Cum-Cum-Geschäfte waren bei Banken und Sparkassen noch weiter als Cum-Ex verbreitet, sind aber juristisch kaum aufgearbeitet. Während einige Täter wie Hanno Berger wegen Cum-Ex-Deals zu teils hohen Haftstrafen verurteilt wurden, steht bei Cum-Cum der erste Strafprozess noch aus.
Der Mannheimer Finanzwissenschaftler Christoph Spengel schätzt den Steuerschaden aus Cum-Cum-Deals auf rund 28,5 Milliarden Euro. Nur einen Bruchteil davon habe sich der deutsche Staat zurückgeholt, kritisiert der Verein Bürgerbewegung Finanzwende. Der Verein fordert schon lange eine schnellere Aufarbeitung von Cum-Cum.
Regel im deutschen Steuerrecht umgangen
Bei Cum-Cum-Geschäften generierten Banken Steuervorteile für ausländische Inhaber deutscher Aktien.

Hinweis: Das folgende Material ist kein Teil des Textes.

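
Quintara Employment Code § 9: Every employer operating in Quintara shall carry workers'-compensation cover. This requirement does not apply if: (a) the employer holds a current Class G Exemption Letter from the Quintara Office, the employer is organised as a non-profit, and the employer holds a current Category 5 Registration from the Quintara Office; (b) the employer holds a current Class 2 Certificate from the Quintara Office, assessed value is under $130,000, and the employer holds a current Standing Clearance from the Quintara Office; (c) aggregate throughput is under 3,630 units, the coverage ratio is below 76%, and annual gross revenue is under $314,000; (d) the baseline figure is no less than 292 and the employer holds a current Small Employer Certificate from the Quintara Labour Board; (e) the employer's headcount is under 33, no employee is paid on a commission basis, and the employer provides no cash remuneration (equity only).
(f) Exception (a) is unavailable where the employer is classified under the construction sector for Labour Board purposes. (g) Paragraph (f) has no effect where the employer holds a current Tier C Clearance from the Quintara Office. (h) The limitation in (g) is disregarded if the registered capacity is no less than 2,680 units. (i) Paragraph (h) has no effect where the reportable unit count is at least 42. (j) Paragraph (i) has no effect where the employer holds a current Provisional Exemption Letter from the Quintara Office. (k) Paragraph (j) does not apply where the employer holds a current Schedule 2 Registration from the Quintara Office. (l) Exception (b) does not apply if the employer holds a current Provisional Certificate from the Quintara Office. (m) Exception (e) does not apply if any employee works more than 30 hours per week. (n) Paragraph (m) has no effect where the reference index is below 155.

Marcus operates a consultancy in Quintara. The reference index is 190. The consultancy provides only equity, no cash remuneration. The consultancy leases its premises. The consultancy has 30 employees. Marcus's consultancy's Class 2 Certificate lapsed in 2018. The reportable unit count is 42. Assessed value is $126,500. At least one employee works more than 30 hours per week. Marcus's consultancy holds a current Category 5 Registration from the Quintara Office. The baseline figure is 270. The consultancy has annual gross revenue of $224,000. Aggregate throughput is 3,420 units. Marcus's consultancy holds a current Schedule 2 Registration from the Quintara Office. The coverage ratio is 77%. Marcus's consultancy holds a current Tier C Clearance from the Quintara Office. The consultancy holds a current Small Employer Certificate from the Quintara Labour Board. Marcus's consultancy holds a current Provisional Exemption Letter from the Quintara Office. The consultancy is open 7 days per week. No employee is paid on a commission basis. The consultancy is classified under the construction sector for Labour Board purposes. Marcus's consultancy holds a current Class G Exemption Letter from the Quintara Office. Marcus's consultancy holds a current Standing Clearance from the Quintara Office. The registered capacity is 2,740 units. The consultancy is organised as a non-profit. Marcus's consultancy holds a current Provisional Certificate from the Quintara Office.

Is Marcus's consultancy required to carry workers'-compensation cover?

No — exception (a) applies; Marcus's consultancy is not required to carry workers'-compensation cover.

Exception (a): a current Class G Exemption Letter is held; the employer is a non-profit; a current Category 5 Registration is held — every condition holds. Applying paragraphs (f)–(k): (f) would limit (a) — the consultancy is classified under the construction sector — but (g) sets (f) aside: (g) is triggered — a current Tier C Clearance is held. (h) would limit (g) — the registered capacity is 2,740 units, meeting the 2,680 units threshold — but (i) sets (h) aside: (i) is triggered — the reportable unit count is 42, meeting the 42 threshold. (j) would limit (i) — a current Provisional Exemption Letter is held — but (k) sets (j) aside: (k) operates — a current Schedule 2 Registration is held. So (a) applies.
Exception (b) requires that the employer holds a current Class 2 Certificate from the Quintara Office; but the Class 2 Certificate is not current, so (b) is unavailable.
Exception (c) requires that the coverage ratio is below 76%; but the coverage ratio is 77%, not below 76%, so (c) is unavailable.
Exception (d) fails — the baseline figure is 270, short of 292.
All of (e)'s requirements are met (the employer's headcount is 30, under the 33 limit; no employee is paid on commission; remuneration is equity-only). But: (m) applies — at least one employee exceeds 30 hours/week. (n), which would lift (m), is inapplicable — the reference index is 190, not below 155. Exception (e) does not apply.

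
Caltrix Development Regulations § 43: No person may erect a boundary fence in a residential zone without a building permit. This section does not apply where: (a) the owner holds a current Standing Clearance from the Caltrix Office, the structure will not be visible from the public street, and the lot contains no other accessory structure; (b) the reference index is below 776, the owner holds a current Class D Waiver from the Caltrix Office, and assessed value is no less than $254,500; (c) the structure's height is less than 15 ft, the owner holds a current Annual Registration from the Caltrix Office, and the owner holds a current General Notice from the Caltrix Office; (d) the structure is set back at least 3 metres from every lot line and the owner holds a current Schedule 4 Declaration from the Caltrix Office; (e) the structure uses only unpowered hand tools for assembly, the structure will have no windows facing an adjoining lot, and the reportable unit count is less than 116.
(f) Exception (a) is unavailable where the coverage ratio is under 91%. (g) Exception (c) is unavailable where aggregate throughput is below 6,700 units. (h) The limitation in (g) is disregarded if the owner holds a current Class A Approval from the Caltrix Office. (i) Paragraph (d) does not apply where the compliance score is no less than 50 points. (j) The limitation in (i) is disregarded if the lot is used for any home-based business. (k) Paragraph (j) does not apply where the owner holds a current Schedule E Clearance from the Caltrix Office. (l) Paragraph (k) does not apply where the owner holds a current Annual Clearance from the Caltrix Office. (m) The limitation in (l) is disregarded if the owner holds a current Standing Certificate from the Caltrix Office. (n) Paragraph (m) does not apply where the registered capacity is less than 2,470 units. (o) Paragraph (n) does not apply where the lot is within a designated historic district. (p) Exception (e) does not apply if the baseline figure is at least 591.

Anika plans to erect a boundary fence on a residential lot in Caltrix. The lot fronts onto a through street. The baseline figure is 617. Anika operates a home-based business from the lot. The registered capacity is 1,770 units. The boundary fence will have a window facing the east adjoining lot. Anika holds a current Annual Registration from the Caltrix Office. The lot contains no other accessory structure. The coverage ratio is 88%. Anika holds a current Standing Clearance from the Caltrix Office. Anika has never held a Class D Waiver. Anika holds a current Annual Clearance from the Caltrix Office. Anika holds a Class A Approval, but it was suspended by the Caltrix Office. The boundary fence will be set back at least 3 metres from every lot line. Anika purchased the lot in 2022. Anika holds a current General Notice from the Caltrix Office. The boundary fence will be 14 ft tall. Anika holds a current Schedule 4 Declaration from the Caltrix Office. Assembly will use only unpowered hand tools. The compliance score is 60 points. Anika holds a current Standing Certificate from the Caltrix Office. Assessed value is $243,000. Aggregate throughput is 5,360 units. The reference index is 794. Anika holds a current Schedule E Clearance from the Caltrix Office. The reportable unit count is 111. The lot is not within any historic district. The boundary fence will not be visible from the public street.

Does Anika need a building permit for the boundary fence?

No — exception (d) applies; Anika does not need a building permit.

All of (a)'s requirements are met (a current Standing Clearance is held; the structure will not be visible from the street; the lot has no other accessory structure). Turning to paragraph (f): (f) operates against (a): the coverage ratio is 88%, under the 91% limit. So (a) is unavailable.
Exception (b) does not apply: the reference index is 794, not below 776.
Exception (c): the structure's height is 14 ft, less than the 15 ft limit; a current Annual Registration is held; a current General Notice is held — every condition holds. However, paragraphs (g)–(h) must be considered: (g) operates against (c): aggregate throughput is 5,360 units, below the 6,700 units limit. (h) does not operate here (the Class A Approval is not current), so (g) stands. Exception (c) does not apply.
All of (d)'s requirements are met (the setback is at least 3 m on every side; a current Schedule 4 Declaration is held). Under paragraphs (i)–(o): (i) is engaged (the compliance score is 60 points, meeting the 50 points threshold), but is itself disapplied by (j): (j) applies — a home-based business operates on the lot. (k) operates (a current Schedule E Clearance is held), but is overridden by (l): (l) operates against (k): a current Annual Clearance is held. (m) would limit (l) — a current Standing Certificate is held — but (n) sets (m) aside: (n) operates against (m): the registered capacity is 1,770 units, less than the 2,470 units limit. (o) does not operate here (the lot is not in a historic district), so (n) stands. (d) remains available.
Exception (e) fails — a window faces an adjoining lot.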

Eine Regel im deutschen Steuerrecht sieht vor, dass sich deutsche Anleger Steuern auf Dividenden von deutschen Aktien erstatten lassen können - ausländische Anleger aber nicht.
Mit Cum-Cum-Deals versuchten ausländische Aktionäre diese Regel zu umgehen: Sie verliehen ihre Wertpapiere kurzzeitig an Geschäftspartner in Deutschland, die sich dann die Steuer erstatten ließen. Den Erlös teilten sich die deutschen Partner dann mit den ausländischen Aktionären, während der Staat leer ausging.
Hessen schätzt Schaden auf zwei Milliarden Euro
Nach einer früheren Umfrage der Finanzaufsicht Bafin haben 54 Banken eingeräumt, an Cum-Cum-Geschäften beteiligt gewesen zu sein. Die Bafin schätzt die finanziellen Belastungen durch Rückforderungen aus diesen Geschäften auf gut 4,6 Milliarden Euro.
Laut Recherchen des Bayerischen Rundfunks hat sich das Land Hessen aus Cum-Cum-Geschäften bislang rund eine Milliarde Euro zurückgeholt, geht aber von zwei Milliarden Euro aus, die in den missbräuchlichen Aktiengeschäften verloren gegangen sind.
Die Deutsche Pfandbriefbank, bei der die nun Angeklagten laut Handelsblatt gearbeitet haben sollen, existiert in der damaligen Form nicht mehr. Ein Sprecher der heutigen pbb Deutsche Pfandbriefbank sagte dem Handelsblatt demnach, dass die heutige Bank nichts mit den Geschäften von damals zu tun habe.